Rooftop solar sales likely will be resilient, especially in markets like California and Massachusetts, where incentives are strong and electricity prices are high, a number of analysts said. But they expect that the tariffs will put a damper on growth of big projects and expansion of solar into new markets. Tom Matzzie, CEO of CleanChoice Energy, predicted that the Southeast, Southwest and Texas—all big growth areas for utility-scale solar—will see the greatest impact, noting those areas encompass Trump’s geographic base. “Trump country will lose out the most,” he tweeted.
The utility-scale market, where large arrays are built to feed directly into the grid, will be the most sensitive to the higher price of imported panels because “two-thirds of the project pipeline is driven by solar’s razor-thin economic competitiveness,” Greentech Media said in its pre-decision analysis. “Every segment, in every state, will be impacted in a unique manner….nascent state markets that have just begun to develop vibrant residential solar sectors could disappear almost entirely.”

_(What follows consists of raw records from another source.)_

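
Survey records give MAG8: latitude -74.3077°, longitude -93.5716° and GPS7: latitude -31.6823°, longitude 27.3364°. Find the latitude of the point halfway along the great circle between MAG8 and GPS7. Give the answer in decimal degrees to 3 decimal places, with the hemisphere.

63.283°S

Bx = cos φ₂ cos Δλ = -0.437112,  By = cos φ₂ sin Δλ = 0.730129
φₘ = atan2(sin φ₁ + sin φ₂, √((cos φ₁ + Bx)² + By²)) = -63.28309°
λₘ = λ₁ + atan2(By, cos φ₁ + Bx) = 9.28506°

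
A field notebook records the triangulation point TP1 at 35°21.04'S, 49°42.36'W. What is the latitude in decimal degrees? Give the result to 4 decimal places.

35° + 21.04′/60 = 35 + 0.35067 = 35.3507°

35.3507°S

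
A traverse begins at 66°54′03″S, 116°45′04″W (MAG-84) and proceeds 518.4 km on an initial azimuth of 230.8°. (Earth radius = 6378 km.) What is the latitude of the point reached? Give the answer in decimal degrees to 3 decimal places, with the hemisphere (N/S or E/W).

69.541°S

MAG-84: φ = -66.90083°, λ = -116.75111°
δ = d/R = 518.4/6378 = 0.081279 rad
φ₂ = arcsin(sin φ₁ cos δ + cos φ₁ sin δ cos θ)
   = arcsin(-0.91983·0.99670 + 0.39232·0.08119·-0.63203) = -69.54097°
λ₂ = λ₁ + atan2(sin θ sin δ cos φ₁, cos δ − sin φ₁ sin φ₂) = -127.12103°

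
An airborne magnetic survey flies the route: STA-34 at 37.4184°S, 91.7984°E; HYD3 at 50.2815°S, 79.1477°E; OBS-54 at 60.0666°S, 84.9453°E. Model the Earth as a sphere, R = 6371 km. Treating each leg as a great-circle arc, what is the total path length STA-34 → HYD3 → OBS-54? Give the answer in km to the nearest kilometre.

STA-34→HYD3: c = 0.274415 rad, d = 1748.30 km
HYD3→OBS-54: c = 0.180126 rad, d = 1147.58 km
Total = 1748.30 + 1147.58 = 2895.88 km

2896 km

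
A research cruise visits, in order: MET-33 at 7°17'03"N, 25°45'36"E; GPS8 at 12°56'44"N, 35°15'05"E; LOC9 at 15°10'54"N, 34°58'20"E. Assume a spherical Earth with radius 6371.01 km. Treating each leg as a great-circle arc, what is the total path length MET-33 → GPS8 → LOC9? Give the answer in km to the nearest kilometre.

1465 km

MET-33: φ = +7.28417°, λ = +25.76000°
GPS8: φ = +12.94556°, λ = +35.25139°
LOC9: φ = +15.18167°, λ = +34.97222°
MET-33→GPS8: c = 0.190613 rad, d = 1214.40 km
GPS8→LOC9: c = 0.039313 rad, d = 250.46 km
Total = 1214.40 + 250.46 = 1464.86 km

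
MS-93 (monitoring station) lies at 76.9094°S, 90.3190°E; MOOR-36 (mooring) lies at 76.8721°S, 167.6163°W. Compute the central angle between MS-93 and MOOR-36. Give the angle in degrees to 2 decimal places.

Δφ = 0.0373°,  Δλ = 102.0647°
a = sin²(Δφ/2) + cos φ₁ cos φ₂ sin²(Δλ/2) = 0.031097
c = 2·arcsin(√a) = 0.354542 rad = 20.3138°

20.31°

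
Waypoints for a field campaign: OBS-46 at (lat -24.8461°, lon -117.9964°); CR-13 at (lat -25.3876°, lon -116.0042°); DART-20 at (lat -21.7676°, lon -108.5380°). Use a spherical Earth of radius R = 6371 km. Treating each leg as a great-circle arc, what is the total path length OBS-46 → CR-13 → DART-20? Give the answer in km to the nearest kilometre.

1070 km

OBS-46→CR-13: c = 0.032870 rad, d = 209.42 km
CR-13→DART-20: c = 0.135074 rad, d = 860.56 km
Total = 209.42 + 860.56 = 1069.97 km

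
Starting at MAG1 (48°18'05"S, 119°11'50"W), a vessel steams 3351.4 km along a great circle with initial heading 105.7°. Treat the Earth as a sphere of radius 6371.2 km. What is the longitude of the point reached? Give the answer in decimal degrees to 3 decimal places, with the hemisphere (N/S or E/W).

73.627°W

MAG1: φ = -48.30139°, λ = -119.19722°
δ = d/R = 3351.4/6371.2 = 0.526023 rad
φ₂ = arcsin(sin φ₁ cos δ + cos φ₁ sin δ cos θ)
   = arcsin(-0.74665·0.86481 + 0.66521·0.50210·-0.27060) = -47.39987°
λ₂ = λ₁ + atan2(sin θ sin δ cos φ₁, cos δ − sin φ₁ sin φ₂) = -73.62682°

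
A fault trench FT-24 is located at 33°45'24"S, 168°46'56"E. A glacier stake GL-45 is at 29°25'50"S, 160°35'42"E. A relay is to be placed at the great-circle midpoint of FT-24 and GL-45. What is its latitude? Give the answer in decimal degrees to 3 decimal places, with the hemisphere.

FT-24: φ = -33.75667°, λ = +168.78222°
GL-45: φ = -29.43056°, λ = +160.59500°
Bx = cos φ₂ cos Δλ = 0.862075,  By = cos φ₂ sin Δλ = -0.124031
φₘ = atan2(sin φ₁ + sin φ₂, √((cos φ₁ + Bx)² + By²)) = -31.65893°
λₘ = λ₁ + atan2(By, cos φ₁ + Bx) = 164.59335°

31.659°S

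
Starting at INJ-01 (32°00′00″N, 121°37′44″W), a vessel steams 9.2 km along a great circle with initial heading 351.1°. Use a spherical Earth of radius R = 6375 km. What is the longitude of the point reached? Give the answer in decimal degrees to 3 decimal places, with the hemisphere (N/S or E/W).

121.644°W

INJ-01: φ = +32.00000°, λ = -121.62889°
δ = d/R = 9.2/6375 = 0.001443 rad
φ₂ = arcsin(sin φ₁ cos δ + cos φ₁ sin δ cos θ)
   = arcsin(0.52992·1.00000 + 0.84805·0.00144·0.98796) = 32.08169°
λ₂ = λ₁ + atan2(sin θ sin δ cos φ₁, cos δ − sin φ₁ sin φ₂) = -121.64399°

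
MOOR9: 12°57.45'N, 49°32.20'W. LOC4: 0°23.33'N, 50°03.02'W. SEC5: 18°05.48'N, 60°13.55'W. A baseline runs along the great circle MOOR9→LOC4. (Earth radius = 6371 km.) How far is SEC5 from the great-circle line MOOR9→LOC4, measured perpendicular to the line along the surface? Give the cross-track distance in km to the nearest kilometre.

MOOR9: φ = +12.95750°, λ = -49.53667°
LOC4: φ = +0.38883°, λ = -50.05033°
SEC5: φ = +18.09133°, λ = -60.22583°
δ₁₃ = central angle MOOR9→SEC5 = 0.200766 rad  (haversine)
θ₁₃ = bearing MOOR9→SEC5 = 297.857°,  θ₁₂ = bearing MOOR9→LOC4 = 182.359°
dₓₜ = R·arcsin(sin δ₁₃ · sin(θ₁₃ − θ₁₂)) = 6371·arcsin(0.19942·sin(115.497°)) = 1153.048 km
|dₓₜ| = 1153.048 km

1153 km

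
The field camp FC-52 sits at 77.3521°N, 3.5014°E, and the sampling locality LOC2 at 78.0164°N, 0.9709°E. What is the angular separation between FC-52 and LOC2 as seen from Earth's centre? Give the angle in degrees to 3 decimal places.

Δφ = 0.6643°,  Δλ = -2.5305°
a = sin²(Δφ/2) + cos φ₁ cos φ₂ sin²(Δλ/2) = 0.000056
c = 2·arcsin(√a) = 0.014936 rad = 0.8558°

0.856°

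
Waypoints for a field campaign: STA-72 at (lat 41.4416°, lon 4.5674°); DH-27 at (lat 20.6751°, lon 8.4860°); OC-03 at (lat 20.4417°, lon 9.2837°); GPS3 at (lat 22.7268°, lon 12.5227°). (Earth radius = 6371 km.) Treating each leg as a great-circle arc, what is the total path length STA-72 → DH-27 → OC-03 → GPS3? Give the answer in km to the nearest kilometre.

2846 km

STA-72→DH-27: c = 0.367040 rad, d = 2338.41 km
DH-27→OC-03: c = 0.013657 rad, d = 87.01 km
OC-03→GPS3: c = 0.065979 rad, d = 420.35 km
Total = 2338.41 + 87.01 + 420.35 = 2845.78 km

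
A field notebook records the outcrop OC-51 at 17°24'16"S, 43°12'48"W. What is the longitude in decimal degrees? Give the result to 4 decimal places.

43.2133°W

43° + 12′/60 + 48″/3600 = 43 + 0.20000 + 0.01333 = 43.2133°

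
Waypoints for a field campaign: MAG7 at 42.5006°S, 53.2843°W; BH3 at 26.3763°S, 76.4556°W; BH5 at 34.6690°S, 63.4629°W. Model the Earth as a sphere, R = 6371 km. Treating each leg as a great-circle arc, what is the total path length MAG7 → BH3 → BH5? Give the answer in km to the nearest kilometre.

4310 km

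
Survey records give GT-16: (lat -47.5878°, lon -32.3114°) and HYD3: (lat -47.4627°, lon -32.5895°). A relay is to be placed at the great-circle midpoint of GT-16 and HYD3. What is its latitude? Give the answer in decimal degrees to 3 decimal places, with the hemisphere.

47.525°S

Bx = cos φ₂ cos Δλ = 0.676062,  By = cos φ₂ sin Δλ = -0.003281
φₘ = atan2(sin φ₁ + sin φ₂, √((cos φ₁ + Bx)² + By²)) = -47.52533°
λₘ = λ₁ + atan2(By, cos φ₁ + Bx) = -32.45062°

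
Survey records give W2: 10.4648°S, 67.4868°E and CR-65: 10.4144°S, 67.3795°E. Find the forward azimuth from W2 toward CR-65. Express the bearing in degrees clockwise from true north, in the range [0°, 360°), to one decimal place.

295.5°

Δλ = -0.1073°
y = sin Δλ · cos φ₂ = -0.001842
x = cos φ₁ sin φ₂ − sin φ₁ cos φ₂ cos Δλ = 0.000879
θ = atan2(y, x) = -64.4798° → 295.5202° (mod 360°)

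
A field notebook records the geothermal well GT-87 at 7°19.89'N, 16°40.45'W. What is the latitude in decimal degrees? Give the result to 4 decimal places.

7.3315°N

7° + 19.89′/60 = 7 + 0.33150 = 7.3315°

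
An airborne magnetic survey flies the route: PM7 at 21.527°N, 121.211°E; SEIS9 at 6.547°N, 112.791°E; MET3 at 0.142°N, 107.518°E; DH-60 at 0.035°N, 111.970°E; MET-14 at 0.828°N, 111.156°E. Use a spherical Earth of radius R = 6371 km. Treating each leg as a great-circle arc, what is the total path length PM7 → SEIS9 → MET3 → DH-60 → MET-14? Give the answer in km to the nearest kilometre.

PM7→SEIS9: c = 0.297560 rad, d = 1895.76 km
SEIS9→MET3: c = 0.144667 rad, d = 921.68 km
MET3→DH-60: c = 0.077724 rad, d = 495.18 km
DH-60→MET-14: c = 0.019834 rad, d = 126.36 km
Total = 1895.76 + 921.68 + 495.18 + 126.36 = 3438.98 km

3439 km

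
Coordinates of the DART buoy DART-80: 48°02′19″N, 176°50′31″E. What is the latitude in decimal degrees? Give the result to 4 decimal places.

48.0386°N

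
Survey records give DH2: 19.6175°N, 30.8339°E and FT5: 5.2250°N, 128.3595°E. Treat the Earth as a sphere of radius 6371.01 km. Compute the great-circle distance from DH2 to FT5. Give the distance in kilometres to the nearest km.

10596 km

Δφ = -14.3925°,  Δλ = 97.5256°
a = sin²(Δφ/2) + cos φ₁ cos φ₂ sin²(Δλ/2) = 0.546140
c = 2·arcsin(√a) = 1.663207 rad = 95.2948°
d = R·c = 6371.01 × 1.663207 = 10596.3 km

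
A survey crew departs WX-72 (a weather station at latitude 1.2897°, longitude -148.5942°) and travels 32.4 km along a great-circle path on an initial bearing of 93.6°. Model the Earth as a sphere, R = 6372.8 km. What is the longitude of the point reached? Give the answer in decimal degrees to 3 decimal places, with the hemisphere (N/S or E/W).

148.303°W

δ = d/R = 32.4/6372.8 = 0.005084 rad
φ₂ = arcsin(sin φ₁ cos δ + cos φ₁ sin δ cos θ)
   = arcsin(0.02251·0.99999 + 0.99975·0.00508·-0.06279) = 1.27139°
λ₂ = λ₁ + atan2(sin θ sin δ cos φ₁, cos δ − sin φ₁ sin φ₂) = -148.30341°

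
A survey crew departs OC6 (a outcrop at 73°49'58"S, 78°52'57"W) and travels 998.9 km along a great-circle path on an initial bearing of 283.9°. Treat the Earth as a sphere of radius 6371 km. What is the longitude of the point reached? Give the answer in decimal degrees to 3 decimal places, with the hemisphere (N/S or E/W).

OC6: φ = -73.83278°, λ = -78.88250°
δ = d/R = 998.9/6371 = 0.156789 rad
φ₂ = arcsin(sin φ₁ cos δ + cos φ₁ sin δ cos θ)
   = arcsin(-0.96045·0.98773 + 0.27844·0.15615·0.24023) = -69.75598°
λ₂ = λ₁ + atan2(sin θ sin δ cos φ₁, cos δ − sin φ₁ sin φ₂) = -104.86217°

104.862°W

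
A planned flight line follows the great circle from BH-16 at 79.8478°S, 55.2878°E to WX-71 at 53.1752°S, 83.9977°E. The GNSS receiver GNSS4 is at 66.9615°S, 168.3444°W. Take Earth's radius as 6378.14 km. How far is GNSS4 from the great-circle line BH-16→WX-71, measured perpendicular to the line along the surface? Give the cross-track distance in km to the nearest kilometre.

3211 km

δ₁₃ = central angle BH-16→GNSS4 = 0.543495 rad  (haversine)
θ₁₃ = bearing BH-16→GNSS4 = 148.521°,  θ₁₂ = bearing BH-16→WX-71 = 37.417°
dₓₜ = R·arcsin(sin δ₁₃ · sin(θ₁₃ − θ₁₂)) = 6378.14·arcsin(0.51713·sin(111.104°)) = 3211.040 km
|dₓₜ| = 3211.040 km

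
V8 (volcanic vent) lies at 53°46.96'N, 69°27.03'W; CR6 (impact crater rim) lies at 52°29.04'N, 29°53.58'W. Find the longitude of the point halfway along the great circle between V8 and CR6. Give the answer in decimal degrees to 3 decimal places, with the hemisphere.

V8: φ = +53.78267°, λ = -69.45050°
CR6: φ = +52.48400°, λ = -29.89300°
Bx = cos φ₂ cos Δλ = 0.469517,  By = cos φ₂ sin Δλ = 0.387832
φₘ = atan2(sin φ₁ + sin φ₂, √((cos φ₁ + Bx)² + By²)) = 54.79006°
λₘ = λ₁ + atan2(By, cos φ₁ + Bx) = -49.36037°

49.360°W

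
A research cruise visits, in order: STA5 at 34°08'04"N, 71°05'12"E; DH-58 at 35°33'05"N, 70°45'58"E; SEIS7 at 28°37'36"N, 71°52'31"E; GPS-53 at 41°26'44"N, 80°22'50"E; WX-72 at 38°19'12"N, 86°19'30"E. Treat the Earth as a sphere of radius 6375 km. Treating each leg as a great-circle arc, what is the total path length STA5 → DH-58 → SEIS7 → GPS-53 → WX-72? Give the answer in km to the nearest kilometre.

3174 km

STA5: φ = +34.13444°, λ = +71.08667°
DH-58: φ = +35.55139°, λ = +70.76611°
SEIS7: φ = +28.62667°, λ = +71.87528°
GPS-53: φ = +41.44556°, λ = +80.38056°
WX-72: φ = +38.32000°, λ = +86.32500°
STA5→DH-58: c = 0.025153 rad, d = 160.35 km
DH-58→SEIS7: c = 0.121964 rad, d = 777.52 km
SEIS7→GPS-53: c = 0.254298 rad, d = 1621.15 km
GPS-53→WX-72: c = 0.096472 rad, d = 615.01 km
Total = 160.35 + 777.52 + 1621.15 + 615.01 = 3174.03 km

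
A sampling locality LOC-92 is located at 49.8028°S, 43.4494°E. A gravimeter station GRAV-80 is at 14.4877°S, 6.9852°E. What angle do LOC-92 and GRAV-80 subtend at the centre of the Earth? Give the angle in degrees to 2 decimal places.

46.08°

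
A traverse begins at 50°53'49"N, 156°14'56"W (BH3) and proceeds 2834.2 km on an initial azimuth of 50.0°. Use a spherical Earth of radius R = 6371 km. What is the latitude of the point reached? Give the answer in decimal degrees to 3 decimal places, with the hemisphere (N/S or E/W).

61.039°N

BH3: φ = +50.89694°, λ = -156.24889°
δ = d/R = 2834.2/6371 = 0.444860 rad
φ₂ = arcsin(sin φ₁ cos δ + cos φ₁ sin δ cos θ)
   = arcsin(0.77601·0.90267 + 0.63072·0.43033·0.64279) = 61.03882°
λ₂ = λ₁ + atan2(sin θ sin δ cos φ₁, cos δ − sin φ₁ sin φ₂) = -113.34305°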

A utility industry coalition, the Energy Trade Action Coalition, said the decision “risks the grid parity that utilities have achieved in using solar as part of their energy generation mix. Unfortunately with these tariffs on solar, utilities may choose other energy options.”
A day after the decision, United Nations renewable energy chief Rachel Kyte had an opportunity to reflect on its meaning at the opening session of the World Economic Forum. Beyond the disruption she anticipated in the U.S. solar market, she saw a larger problem.
“One of the things we have not done yet is internalize the struggle to combat climate change into the trade regime,” she said.
Or into any policy regime at all, she might have added.